Less than one year after a devastating earthquake-tsunami struck Japan and precipitated the worst nuclear emergency in more than twenty years, scientists are predicting that another huge quake could hit the teeming metropolis of Tokyo within a few years.
A group of researchers at the Earthquake Research Institute of University of Tokyo warned that there is a 75 percent likelihood of at least a magnitude-7 quake striking the capital within the next four years.
The Japanese government earlier released a more conservative guess as to when the next large quake would strike the country – they have the odds at 70 percent over the next 30 years.
The chance that a magnitude-7 earthquake will happen (in the area) has increased since the March quake, said Shinichi Sakai, an associate professor at the institute in a statement.
According to reports, the last big earthquake to hit Tokyo was in 1923 when a 7.9-magnitude monster killed more than 100,000 people, perhaps as many 140,000, many of whom died in fires.

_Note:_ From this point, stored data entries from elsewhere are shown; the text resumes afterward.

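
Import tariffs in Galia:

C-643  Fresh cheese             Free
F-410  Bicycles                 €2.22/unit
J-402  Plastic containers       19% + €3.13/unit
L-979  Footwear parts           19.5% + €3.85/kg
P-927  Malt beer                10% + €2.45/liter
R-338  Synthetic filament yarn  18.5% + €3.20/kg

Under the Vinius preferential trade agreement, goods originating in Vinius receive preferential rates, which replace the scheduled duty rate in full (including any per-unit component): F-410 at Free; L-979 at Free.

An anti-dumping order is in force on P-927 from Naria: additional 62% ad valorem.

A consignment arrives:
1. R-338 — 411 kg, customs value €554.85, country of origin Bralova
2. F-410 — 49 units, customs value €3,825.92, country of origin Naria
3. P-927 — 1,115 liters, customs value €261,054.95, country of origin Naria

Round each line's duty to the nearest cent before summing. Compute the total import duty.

€192,217.94

Line 1 (R-338, Bralova, 411 kg, €554.85):
Base rate for R-338 is 18.5% + €3.20/kg.
Duty = €554.85 × 18.5% + 411 × €3.20 = €1,417.85.
Line 2 (F-410, Naria, 49 units, €3,825.92):
Base rate for F-410 is €2.22/unit.
F-410 has an FTA preferential rate, but origin Naria is not Vinius; base rate stands.
Duty = 49 × €2.22 = €108.78.
Line 3 (P-927, Naria, 1,115 liters, €261,054.95):
Base rate for P-927 is 10% + €2.45/liter.
Additional duty on P-927 from Naria: +62%. Applied ad valorem rate: 10% + 62% = 72%.
Duty = €261,054.95 × 72% + 1,115 × €2.45 = €190,691.31.
Total = €1,417.85 + €108.78 + €190,691.31 = €192,217.94.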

The tremor that smashed into Japan last March measured at 9.0-magnitude, striking the northeastern coast and killing at least 16,000 people, with many thousands more still missing. It also crippled the Fukushima nuclear power plant and forced a massive evacuation of people from the vicinity.
Indeed, the Tokyo researchers cited that the March 2011 has created unusually high number of after-effects in the capital – five times the usual number of tremors have struck metropolitan Tokyo region since last year’s devastation. The spike in tremors suggests more intense seismic activity in the Tokyo area, thereby greatly increasing the chance for a major earthquake – sooner than later.
The researchers warned that the government needs to prepare for such a catastrophe – the greater Tokyo area is home to more than 13-million people, one of the most populous urban environments in the world.
According to Reuters, a survey by the Japanese government estimated that a 7.3-magnitude quake centered in the northern part of Tokyo Bay would kill about 11,000 people and cause the destruction of about 850,000 buildings.
In 1995, a 7.3-magnitude quake struck Kobe in central Japan, claiming more than 6400 lives and causing about $100-billion in damage.